Le guide : FRANCE BIO : Le bio non alimentaire

Le bio non alimentaire

Beauté – Bien-êtreHaut de page

Au quotidien, du matin au soir, nous utilisons des produits cosmétiques qui peuvent s'avérer toxiques, chargés en substances indésirables parfois identifiées comme carrément cancérigènes ou classées en tant que perturbateurs endocriniens. Les cosmétiques bio proposent une solution alternative aux produits chimiques en utilisant des produits naturels. Mais attention aux étiquettes marketing, une seule façon d'être sûr d'acheter le bon produit : se fier aux labels reconnus et lire attentivement la liste des composants. Les recettes à base de miel, d'avoine, d'amande, d'avocat, de beurre de karité, d'aloe vera, d'huile de coco et autres fleurs et plantes généreusement créées par la nature, se multiplient. Ces produits biologiques s'avèrent bien plus efficaces que les produits habituels à l'image des teintures naturelles qui protègent bien mieux les cheveux. Et les professionnels, eux aussi, l'ont bien compris. Pour notre bien-être, les spa, instituts de beauté et salons de coiffure sont de plus en plus nombreux à afficher leur souci écologique. Une bonne nouvelle pour l'impact écologique et pour notre santé !
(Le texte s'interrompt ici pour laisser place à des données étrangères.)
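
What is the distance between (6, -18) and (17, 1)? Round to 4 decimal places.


d = sqrt((17-6)^2 + (1--18)^2) = 21.9545

21.9545


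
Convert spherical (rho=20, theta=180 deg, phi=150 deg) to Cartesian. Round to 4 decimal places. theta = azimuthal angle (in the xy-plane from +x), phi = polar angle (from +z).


x = 20 * sin(150) * cos(180) = -10
y = 20 * sin(150) * sin(180) = 0
z = 20 * cos(150) = -17.3205

(-10, 0, -17.3205)


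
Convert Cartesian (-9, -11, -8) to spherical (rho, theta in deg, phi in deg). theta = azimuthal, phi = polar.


rho = sqrt((-9)^2 + (-11)^2 + (-8)^2) = 16.3095
theta = atan2(-11, -9) = 230.7106 deg
phi = acos(-8/16.3095) = 119.3742 deg

rho = 16.3095, theta = 230.7106 deg, phi = 119.3742 deg


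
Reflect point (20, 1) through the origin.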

Les différents labelsHaut de page

Les labels et les logos qui garantissent un cosmétique à base d'ingrédients naturels et issus de l'agriculture biologique sont indiqués directement sur l'emballage ou le flacon du produit cosmétique afin d'être reconnus. Ils attestent d'une fabrication selon des critères définis selon l'un des cahiers des charges privés reconnus en France et au niveau européen. L'industrie du cosmétique bio étant en pleine explosion, c'est un paysage qui change rapidement, quelques labels sont cependant incontournables pour s'y repérer : Ecocert, Qualité France, Nature & progrès, BDIH, Cosmebio, Natrue, Cosmos, l'écolabel européen et Demeter. La filière biologique étant en pleine évolution, la liste n'est pas exhaustive. Ils suivent tous cinq règles principales : des principes de fabrication respectueux de l'homme et de l'environnement, l'interdiction d'utiliser des substances comme les conservateurs, triclosan, parabens, phénoxyéthanol, les colorants, les filtres chimiques, les sels d'aluminium, etc, l'emploi d'un maximum d'ingrédients végétaux employés, l'autorisation du strict minimum d'ingrédients synthétiques autorisés, l'interdiction d'utiliser des matières premières entraînant la mort d'un animal ou de faire tester les produits sur des animaux vivants. Il est important de savoir que les labels ne garantissent pas tous le 100 % bio ou 100 % naturel, loin de là. Une seule solution : lire la liste des composants.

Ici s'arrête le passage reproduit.